Major museums hold NFT exhibitions, online galleries display tokens, an auction house sells digital work for the first time - digitalization is taking the art world by storm: the way art is produced, collected and displayed. Is traditional art market in danger?
Back in 2018, British-American Yves Sussman was one of the first artists to use NFT in art. She split the original ten-minute video “89 Seconds” into 2,304 pieces and sold it to different people. To see the whole work, the owners of the fragments must "borrow" parts from each other.
However, it was another event that made NFT mainstream in art: on February 25, 2021, the oldest auction house Christie's sold an NFT work for $ 69.3 mln.This is an absolute price record for a digital work, which raised its author to the 3rd place in the ranking of the most expensive artists at auction (after Jeff Koons and David Hockney). Beeple's «Everydays: The first 5000 days» is a collage of graphic digital artworks that he had been posting on his Instagram over the past 13 years.

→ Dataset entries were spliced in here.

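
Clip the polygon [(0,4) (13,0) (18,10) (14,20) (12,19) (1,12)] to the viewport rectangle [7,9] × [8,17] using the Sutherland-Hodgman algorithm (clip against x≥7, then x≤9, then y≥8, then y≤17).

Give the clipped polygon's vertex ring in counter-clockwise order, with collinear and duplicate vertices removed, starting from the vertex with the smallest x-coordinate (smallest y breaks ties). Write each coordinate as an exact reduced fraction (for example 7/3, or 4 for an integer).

Clipped polygon: [(7,8) (9,8) (9,17) (62/7,17) (7,174/11)]

1. After x ≥ 7: [(7,24/13) (13,0) (18,10) (14,20) (12,19) (7,174/11)]
2. After x ≤ 9: [(7,24/13) (9,16/13) (9,188/11) (7,174/11)]
3. After y ≥ 8: [(7,8) (9,8) (9,188/11) (7,174/11)]
4. After y ≤ 17: [(7,8) (9,8) (9,17) (62/7,17) (7,174/11)]
5. Canonical ring: [(7,8) (9,8) (9,17) (62/7,17) (7,174/11)]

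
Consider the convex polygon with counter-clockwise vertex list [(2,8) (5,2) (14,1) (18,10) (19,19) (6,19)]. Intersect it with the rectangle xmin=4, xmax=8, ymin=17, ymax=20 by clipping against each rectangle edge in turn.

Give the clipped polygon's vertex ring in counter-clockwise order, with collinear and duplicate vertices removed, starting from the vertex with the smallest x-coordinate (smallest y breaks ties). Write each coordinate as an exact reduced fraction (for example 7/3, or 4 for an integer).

Clipped polygon: [(58/11,17) (8,17) (8,19) (6,19)]

1. After x ≥ 4: [(4,27/2) (4,4) (5,2) (14,1) (18,10) (19,19) (6,19)]
2. After x ≤ 8: [(4,27/2) (4,4) (5,2) (8,5/3) (8,19) (6,19)]
3. After y ≥ 17: [(58/11,17) (8,17) (8,19) (6,19)]
4. After y ≤ 20: [(58/11,17) (8,17) (8,19) (6,19)]
5. Canonical ring: [(58/11,17) (8,17) (8,19) (6,19)]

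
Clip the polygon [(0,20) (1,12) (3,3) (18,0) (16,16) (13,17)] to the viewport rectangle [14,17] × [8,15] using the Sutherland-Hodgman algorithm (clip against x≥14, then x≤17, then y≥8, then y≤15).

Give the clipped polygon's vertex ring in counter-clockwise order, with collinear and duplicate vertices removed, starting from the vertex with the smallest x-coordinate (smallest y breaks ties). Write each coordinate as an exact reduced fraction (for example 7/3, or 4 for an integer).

Clipped polygon: [(14,8) (17,8) (129/8,15) (14,15)]

1. After x ≥ 14: [(14,4/5) (18,0) (16,16) (14,50/3)]
2. After x ≤ 17: [(14,4/5) (17,1/5) (17,8) (16,16) (14,50/3)]
3. After y ≥ 8: [(14,8) (17,8) (17,8) (16,16) (14,50/3)]
4. After y ≤ 15: [(14,15) (14,8) (17,8) (17,8) (129/8,15)]
5. Canonical ring: [(14,8) (17,8) (129/8,15) (14,15)]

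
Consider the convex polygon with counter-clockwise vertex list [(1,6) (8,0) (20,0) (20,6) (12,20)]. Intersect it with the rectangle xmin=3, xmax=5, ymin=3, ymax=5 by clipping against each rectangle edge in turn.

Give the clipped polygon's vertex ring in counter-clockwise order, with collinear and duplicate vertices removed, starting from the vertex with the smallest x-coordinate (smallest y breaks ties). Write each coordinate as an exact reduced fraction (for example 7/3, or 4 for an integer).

1. After x ≥ 3: [(3,94/11) (3,30/7) (8,0) (20,0) (20,6) (12,20)]
2. After x ≤ 5: [(5,122/11) (3,94/11) (3,30/7) (5,18/7)]
3. After y ≥ 3: [(5,3) (5,122/11) (3,94/11) (3,30/7) (9/2,3)]
4. After y ≤ 5: [(5,3) (5,5) (3,5) (3,30/7) (9/2,3)]
5. Canonical ring: [(3,30/7) (9/2,3) (5,3) (5,5) (3,5)]

Clipped polygon: [(3,30/7) (9/2,3) (5,3) (5,5) (3,5)]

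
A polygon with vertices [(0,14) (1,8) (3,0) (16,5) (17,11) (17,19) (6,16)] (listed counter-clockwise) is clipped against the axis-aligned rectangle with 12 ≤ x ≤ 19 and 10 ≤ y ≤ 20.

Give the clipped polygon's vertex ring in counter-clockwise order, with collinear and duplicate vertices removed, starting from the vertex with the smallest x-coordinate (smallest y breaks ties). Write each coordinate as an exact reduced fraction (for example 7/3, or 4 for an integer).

1. After x ≥ 12: [(12,45/13) (16,5) (17,11) (17,19) (12,194/11)]
2. After x ≤ 19: [(12,45/13) (16,5) (17,11) (17,19) (12,194/11)]
3. After y ≥ 10: [(12,10) (101/6,10) (17,11) (17,19) (12,194/11)]
4. After y ≤ 20: [(12,10) (101/6,10) (17,11) (17,19) (12,194/11)]
5. Canonical ring: [(12,10) (101/6,10) (17,11) (17,19) (12,194/11)]

Clipped polygon: [(12,10) (101/6,10) (17,11) (17,19) (12,194/11)]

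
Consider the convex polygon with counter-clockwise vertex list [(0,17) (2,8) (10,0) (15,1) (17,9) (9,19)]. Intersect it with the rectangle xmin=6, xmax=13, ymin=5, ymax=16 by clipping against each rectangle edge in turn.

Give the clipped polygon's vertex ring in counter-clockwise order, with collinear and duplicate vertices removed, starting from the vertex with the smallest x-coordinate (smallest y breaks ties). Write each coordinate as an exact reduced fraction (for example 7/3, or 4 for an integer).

1. After x ≥ 6: [(6,55/3) (6,4) (10,0) (15,1) (17,9) (9,19)]
2. After x ≤ 13: [(6,55/3) (6,4) (10,0) (13,3/5) (13,14) (9,19)]
3. After y ≥ 5: [(6,55/3) (6,5) (13,5) (13,14) (9,19)]
4. After y ≤ 16: [(6,16) (6,5) (13,5) (13,14) (57/5,16)]
5. Canonical ring: [(6,5) (13,5) (13,14) (57/5,16) (6,16)]

Clipped polygon: [(6,5) (13,5) (13,14) (57/5,16) (6,16)]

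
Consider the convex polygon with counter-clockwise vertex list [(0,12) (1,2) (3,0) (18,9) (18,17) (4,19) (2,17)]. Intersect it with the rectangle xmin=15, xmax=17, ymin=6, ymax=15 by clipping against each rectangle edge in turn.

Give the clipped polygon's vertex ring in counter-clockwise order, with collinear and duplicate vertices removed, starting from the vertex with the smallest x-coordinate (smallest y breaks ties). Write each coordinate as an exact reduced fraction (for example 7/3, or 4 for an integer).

1. After x ≥ 15: [(15,36/5) (18,9) (18,17) (15,122/7)]
2. After x ≤ 17: [(15,36/5) (17,42/5) (17,120/7) (15,122/7)]
3. After y ≥ 6: [(15,36/5) (17,42/5) (17,120/7) (15,122/7)]
4. After y ≤ 15: [(15,15) (15,36/5) (17,42/5) (17,15)]
5. Canonical ring: [(15,36/5) (17,42/5) (17,15) (15,15)]

Clipped polygon: [(15,36/5) (17,42/5) (17,15) (15,15)]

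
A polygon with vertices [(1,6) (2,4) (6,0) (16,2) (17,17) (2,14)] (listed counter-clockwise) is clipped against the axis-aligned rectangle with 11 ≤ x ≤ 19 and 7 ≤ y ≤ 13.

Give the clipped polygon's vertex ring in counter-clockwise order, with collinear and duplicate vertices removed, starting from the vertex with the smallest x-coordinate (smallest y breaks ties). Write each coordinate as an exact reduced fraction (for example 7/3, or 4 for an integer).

Clipped polygon: [(11,7) (49/3,7) (251/15,13) (11,13)]

1. After x ≥ 11: [(11,1) (16,2) (17,17) (11,79/5)]
2. After x ≤ 19: [(11,1) (16,2) (17,17) (11,79/5)]
3. After y ≥ 7: [(11,7) (49/3,7) (17,17) (11,79/5)]
4. After y ≤ 13: [(11,13) (11,7) (49/3,7) (251/15,13)]
5. Canonical ring: [(11,7) (49/3,7) (251/15,13) (11,13)]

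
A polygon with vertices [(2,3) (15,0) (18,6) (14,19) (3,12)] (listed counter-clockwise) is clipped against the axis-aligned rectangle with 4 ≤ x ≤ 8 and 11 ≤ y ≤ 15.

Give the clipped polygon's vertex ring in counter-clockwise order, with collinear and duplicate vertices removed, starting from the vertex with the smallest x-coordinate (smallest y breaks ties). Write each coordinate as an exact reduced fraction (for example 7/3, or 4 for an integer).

Clipped polygon: [(4,11) (8,11) (8,15) (54/7,15) (4,139/11)]

1. After x ≥ 4: [(4,33/13) (15,0) (18,6) (14,19) (4,139/11)]
2. After x ≤ 8: [(4,33/13) (8,21/13) (8,167/11) (4,139/11)]
3. After y ≥ 11: [(4,11) (8,11) (8,167/11) (4,139/11)]
4. After y ≤ 15: [(4,11) (8,11) (8,15) (54/7,15) (4,139/11)]
5. Canonical ring: [(4,11) (8,11) (8,15) (54/7,15) (4,139/11)]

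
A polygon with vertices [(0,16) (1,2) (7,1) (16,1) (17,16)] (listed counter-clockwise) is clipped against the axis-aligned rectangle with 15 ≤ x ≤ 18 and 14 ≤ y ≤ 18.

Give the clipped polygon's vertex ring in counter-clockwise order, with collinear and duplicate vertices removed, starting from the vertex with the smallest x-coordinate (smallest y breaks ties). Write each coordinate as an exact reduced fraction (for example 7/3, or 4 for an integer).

Clipped polygon: [(15,14) (253/15,14) (17,16) (15,16)]

1. After x ≥ 15: [(15,16) (15,1) (16,1) (17,16)]
2. After x ≤ 18: [(15,16) (15,1) (16,1) (17,16)]
3. After y ≥ 14: [(15,16) (15,14) (253/15,14) (17,16)]
4. After y ≤ 18: [(15,16) (15,14) (253/15,14) (17,16)]
5. Canonical ring: [(15,14) (253/15,14) (17,16) (15,16)]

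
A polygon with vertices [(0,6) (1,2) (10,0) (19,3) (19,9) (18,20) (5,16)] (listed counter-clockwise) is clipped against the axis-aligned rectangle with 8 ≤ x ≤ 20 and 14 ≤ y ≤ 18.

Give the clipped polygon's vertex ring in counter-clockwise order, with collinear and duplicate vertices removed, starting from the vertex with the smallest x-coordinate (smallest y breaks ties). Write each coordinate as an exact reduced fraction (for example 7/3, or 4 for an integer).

Clipped polygon: [(8,14) (204/11,14) (200/11,18) (23/2,18) (8,220/13)]

1. After x ≥ 8: [(8,4/9) (10,0) (19,3) (19,9) (18,20) (8,220/13)]
2. After x ≤ 20: [(8,4/9) (10,0) (19,3) (19,9) (18,20) (8,220/13)]
3. After y ≥ 14: [(8,14) (204/11,14) (18,20) (8,220/13)]
4. After y ≤ 18: [(8,14) (204/11,14) (200/11,18) (23/2,18) (8,220/13)]
5. Canonical ring: [(8,14) (204/11,14) (200/11,18) (23/2,18) (8,220/13)]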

One of the reasons of the growing interest in NFT in art is the COVID-19 pandemic. Millions of people around the world spent 2020 at home staring at the screens of their gadgets, and the idea of virtual ownership of virtual art objects began to seem not so fantastic. Another reason is the emergence of a new generation of collectors: professionals from the crypto community have made fortunes and began to spend money on art corresponding to their taste - cryptoart.
The concept of cryptoart focuses primarily on works that were originally created in a digital way. Thanks to blockchain technology, digital artists will be able to monetize their art much more efficiently and ensure their copyright. But every day there is news about another traditional artist, gallery owner or collector turning to digital art. For example, contemporary art classics Ilya and Emilia Kabakov created a unique digital work based on drawing D-161, and it was sold for $ 6,000. The State Hermitage Museum has already announced an exhibition of works of art in the format of non-fungible tokens in 2021. CADAF (Crypto and Digital Art Fair) and Digital Art Month in Paris are scheduled for June. And it’s quite possible that as you are reading this text, the list of such examples is growing.
What is NFT art - a new stage in the development of art or a fleeting phenomenon? Only time can tell. But for now, we can say with confidence that artists still value physical presence of their works in the exhibition space and the audience - interacting with them.